Die Fachberaterin der Schaumburger Landfrauen holte erst einmal weit aus. Es habe schließlich schon bei den ersten Menschen eine klare Aufgabentrennung gegeben. Die Männer gingen auf die Jagd, die Frauen sammelten Kräuter, Beeren und andere Früchte, häufig zusätzlich noch das Holz für die Feuerstelle. Auch das Aufziehen der Kinder oblag den Frauen.
Da hat sich inzwischen unter dem Einfluss der Gleichberechtigung und der erheblich geänderten Lebensverhältnisse ein großer Wandel vollzogen. Immer mehr Männer schwingen in der Küche den Kochlöffel und sind versiert im Umgang mit Babywindeln. Und immer mehr Frauen tragen durch ihren Beruf entscheidend zum Aus- und Einkommen der Familie bei.
Danach arbeitete die Referentin aber auch andere Unterschiede heraus. Frauen seien wesentlich kommunikationsfreudiger und emotionaler, Männer würden dafür in der Regel logischer denken und sich besser auf eine Sache konzentrieren. Rund 23 000 Wörter spreche eine Frau am Tag, ein Mann nur die Hälfte. Fazit: Die Frauen seien „multitaskfähig“ und ticken eben ganz anders.
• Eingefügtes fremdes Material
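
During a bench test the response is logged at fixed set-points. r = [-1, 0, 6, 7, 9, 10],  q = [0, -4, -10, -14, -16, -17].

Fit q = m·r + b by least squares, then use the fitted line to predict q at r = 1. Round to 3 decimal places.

XᵀX·[m, b]ᵀ = Xᵀq reads: 267·m + 31·b = -472;  31·m + 6·b = -61.
Determinant 267·6 − 31² = 641.
m = ((-472)·6 − 31·(-61))/641 = -941/641; b = (267·(-61) − 31·(-472))/641 = -1655/641.
At r = 1: q̂ = (-941/641)·(1) + (-1655/641)·(1) = -2596/641.

q̂ = -4.050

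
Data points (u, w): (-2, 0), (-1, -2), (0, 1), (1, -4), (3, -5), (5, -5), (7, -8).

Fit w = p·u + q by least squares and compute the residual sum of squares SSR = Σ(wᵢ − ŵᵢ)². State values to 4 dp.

SSR = 12.3018

Setting ∂/∂p … = 0 gives: 89·p + 13·q = -98;  13·p + 7·q = -23.
(Σu·u = 89, Σu = 13, Σ1 = 7, Σu·w = -98, Σw = -23.)
Eliminating q: 7·(row 1) − 13·(row 2) gives 454·p = 7·(-98) − 13·(-23) = -387, so p = -387/454.
Then q = ((-23) − 13·(-387/454))/7 = -773/454.
Residuals: -1/454, -261/227, 1227/454, -328/227, -168/227, 219/227, -75/227; SSR = 5585/454.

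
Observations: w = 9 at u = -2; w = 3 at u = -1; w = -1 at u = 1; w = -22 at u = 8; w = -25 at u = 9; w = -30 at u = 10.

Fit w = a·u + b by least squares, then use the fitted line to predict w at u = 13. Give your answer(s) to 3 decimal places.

Compute the Gram sums: Σu·u = 251, Σu = 25, Σ1 = 6.
And Σu·w = -723, Σw = -66.
Normal equations: [[251, 25]; [25, 6]]·[a, b]ᵀ = [-723, -66]ᵀ.
Eliminating b: 6·(row 1) − 25·(row 2) gives 881·a = 6·(-723) − 25·(-66) = -2688, so a = -2688/881.
Then b = ((-66) − 25·(-2688/881))/6 = 1509/881.
At u = 13: ŵ = (-2688/881)·(13) + (1509/881)·(1) = -33435/881.

ŵ = -37.951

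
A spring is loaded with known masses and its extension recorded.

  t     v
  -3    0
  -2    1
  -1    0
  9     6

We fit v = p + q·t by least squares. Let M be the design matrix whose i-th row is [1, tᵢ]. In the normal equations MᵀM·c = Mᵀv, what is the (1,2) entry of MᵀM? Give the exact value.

3

Row 1 ↔ basis 1, column 2 ↔ basis t, so (MᵀM)_{1,2} = Σᵢ t = (1)·(-3) + (1)·(-2) + (1)·(-1) + (1)·(9) = 3.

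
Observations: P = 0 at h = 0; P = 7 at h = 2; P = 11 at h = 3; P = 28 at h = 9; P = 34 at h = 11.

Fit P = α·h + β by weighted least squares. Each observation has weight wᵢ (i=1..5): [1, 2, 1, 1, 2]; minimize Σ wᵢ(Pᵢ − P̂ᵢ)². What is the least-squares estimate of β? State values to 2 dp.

β = 0.88

Entries of MᵀWM: Σwᵢ·h·h = 340, Σwᵢ·h = 38, Σwᵢ·1 = 7.
Moment sums: Σwᵢ·h·P = 1061, Σwᵢ·P = 121.
det = 340·7 − 38² = 936.
α = (1061·7 − 38·121)/936 = 943/312; β = (340·121 − 38·1061)/936 = 137/156.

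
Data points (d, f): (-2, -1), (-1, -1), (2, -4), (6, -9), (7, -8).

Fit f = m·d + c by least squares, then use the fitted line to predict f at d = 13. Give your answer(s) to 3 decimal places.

f̂ = -14.322

With design matrix A, AᵀA = [[94, 12]; [12, 5]] and Aᵀf = [-115, -23]ᵀ.
Eliminating c: 5·(row 1) − 12·(row 2) gives 326·m = 5·(-115) − 12·(-23) = -299, so m = -299/326.
Then c = ((-23) − 12·(-299/326))/5 = -391/163.
At d = 13: f̂ = (-299/326)·(13) + (-391/163)·(1) = -4669/326.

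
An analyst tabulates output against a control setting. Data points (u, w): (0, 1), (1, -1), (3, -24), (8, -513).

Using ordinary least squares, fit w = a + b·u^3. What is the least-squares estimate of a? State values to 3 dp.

a = 1.344

The normal equations are: 4·a + 540·b = -537;  540·a + 262874·b = -263305.
Δ = 4·262874 − 540² = 759896.
a = ((-537)·262874 − 540·(-263305))/759896 = 510681/379948; b = (4·(-263305) − 540·(-537))/759896 = -95405/94987.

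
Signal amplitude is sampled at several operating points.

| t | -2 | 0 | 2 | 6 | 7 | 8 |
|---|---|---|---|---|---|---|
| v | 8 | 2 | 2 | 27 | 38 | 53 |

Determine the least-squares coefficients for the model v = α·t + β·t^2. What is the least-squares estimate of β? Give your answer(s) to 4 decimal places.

β = 1.0324

Sums needed: Σt·t = 157, Σt·t^2 = 1071, Σt^2·t^2 = 7825.
Right-hand side: Σt·v = 840, Σt^2·v = 6266.
So XᵀX·[α, β]ᵀ = Xᵀv: [[157, 1071]; [1071, 7825]]·[α, β]ᵀ = [840, 6266]ᵀ.
det = 157·7825 − 1071² = 81484.
α = (840·7825 − 1071·6266)/81484 = -68943/40742; β = (157·6266 − 1071·840)/81484 = 42061/40742.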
Statistiker haben festgestellt, dass Männer zum Beispiel beim Kauf einer Hose zum Preis von 50 Euro nach zehn Minuten eine Entscheidung gefällt haben. Bei den Frauen kann das Stunden dauern. Und der Endpreis liegt dann auch deutlich höher. Männer probieren maximal zwei bis drei Teile aus, dann steht ihre Entscheidung. Beim anderen Geschlecht können es gut und gerne sieben Teile werden, und danach kommt vielleicht noch immer kein Kauf zustande. Das entnervt den vor der Umkleidekabine sitzenden Partner: „Ja, schön, passt doch.“ Nicht viel anders ist es beim Besuch eines Schuhgeschäftes.
Deshalb bevorzugen es die Frauen, mit einer modisch informierten Freundin shoppen zu gehen. Das trägt mehr zum Wohlbefinden bei und nervt weniger als der ungeduldige Partner. Frauen reagieren auch mehr auf Sonderangebote, modische Trends, Farben und Wohlgerüche. In Sachen Geschmack sind sie flexibler und modebewusster als Männer.
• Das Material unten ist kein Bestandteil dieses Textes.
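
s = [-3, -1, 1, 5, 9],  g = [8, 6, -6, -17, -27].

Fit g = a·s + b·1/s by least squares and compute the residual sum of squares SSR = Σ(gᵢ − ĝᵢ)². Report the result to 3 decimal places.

SSR = 5.978

From the data, Σs·s = 117, Σs·1/s = 5, Σ1/s·1/s = 4381/2025.
Right-hand side: Σs·g = -364, Σ1/s·g = -316/15.
Eliminating b: (4381/2025)·(row 1) − 5·(row 2) gives (51328/225)·a = (4381/2025)·(-364) − 5·(-316/15) = -1381384/2025, so a = -172673/57744.
Then b = ((-316/15) − 5·(-172673/57744))/(4381/2025) = -18135/6416.
Residuals: -4603/2406, 661/3609, -661/3609, -10705/7218, 91/401; SSR = 43151/7218.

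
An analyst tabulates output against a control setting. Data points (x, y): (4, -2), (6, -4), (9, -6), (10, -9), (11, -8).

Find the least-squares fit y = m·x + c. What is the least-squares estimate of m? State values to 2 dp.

m = -0.94

The normal system MᵀM·[m, c]ᵀ = Mᵀy is [[354, 40]; [40, 5]]·[m, c]ᵀ = [-264, -29]ᵀ.
Eliminating c: 5·(row 1) − 40·(row 2) gives 170·m = 5·(-264) − 40·(-29) = -160, so m = -16/17.
Then c = ((-29) − 40·(-16/17))/5 = 147/85.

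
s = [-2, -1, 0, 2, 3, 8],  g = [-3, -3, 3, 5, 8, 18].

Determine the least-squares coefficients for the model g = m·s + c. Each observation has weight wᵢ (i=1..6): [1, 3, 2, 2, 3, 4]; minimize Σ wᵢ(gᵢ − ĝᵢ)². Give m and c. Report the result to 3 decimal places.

Normal-equation sums: Σwᵢ·s·s = 298, Σwᵢ·s = 40, Σwᵢ·1 = 15.
And Σwᵢ·s·g = 683, Σwᵢ·g = 100.
AᵀWA·[m, c]ᵀ = AᵀWg becomes [[298, 40]; [40, 15]]·[m, c]ᵀ = [683, 100]ᵀ.
Eliminating c: 15·(row 1) − 40·(row 2) gives 2870·m = 15·683 − 40·100 = 6245, so m = 1249/574.
Then c = (100 − 40·(1249/574))/15 = 248/287.

m = 2.176, c = 0.864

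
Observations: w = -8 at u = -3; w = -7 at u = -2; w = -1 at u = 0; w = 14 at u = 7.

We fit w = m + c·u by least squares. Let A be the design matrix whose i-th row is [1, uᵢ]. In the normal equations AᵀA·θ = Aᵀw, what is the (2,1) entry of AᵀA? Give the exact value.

2

Row 2 ↔ basis u, column 1 ↔ basis 1, so (AᵀA)_{2,1} = Σᵢ u = (-3)·(1) + (-2)·(1) + (0)·(1) + (7)·(1) = 2.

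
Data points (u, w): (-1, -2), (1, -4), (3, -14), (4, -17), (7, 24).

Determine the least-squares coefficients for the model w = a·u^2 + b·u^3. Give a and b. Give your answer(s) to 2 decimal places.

a = -3.11, b = 0.51

Entries of MᵀM: Σu^2·u^2 = 2740, Σu^2·u^3 = 18074, Σu^3·u^3 = 122476.
Right-hand side: Σu^2·w = 772, Σu^3·w = 6764.
Eliminating b: 122476·(row 1) − 18074·(row 2) gives 8914764·a = 122476·772 − 18074·6764 = -27701064, so a = -2308422/742897.
Then b = (6764 − 18074·(-2308422/742897))/122476 = 381686/742897.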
Beim Einkauf von Lebensmitteln reichen den meisten Männern 15 bis 30 Minuten. Frauen würden dafür bis zu einer Stunde benötigen. Im Grunde sind das alles Argumente gegen eheliche Besorgungen.
Aber gerade bei jüngeren Beziehungen stellt man immer wieder eine größere Belastbarkeit beim gemeinsamen Einkauf fest. Das muss sich später aber ändern. Sonst würden die Statistiker falsch liegen.
Tubbe-Neuberg erhielt viel Beifall f – nicht zuletzt deshalb, weil sich so manche Zuhörerin in den eigenen Erfahrungen bestätigt sah.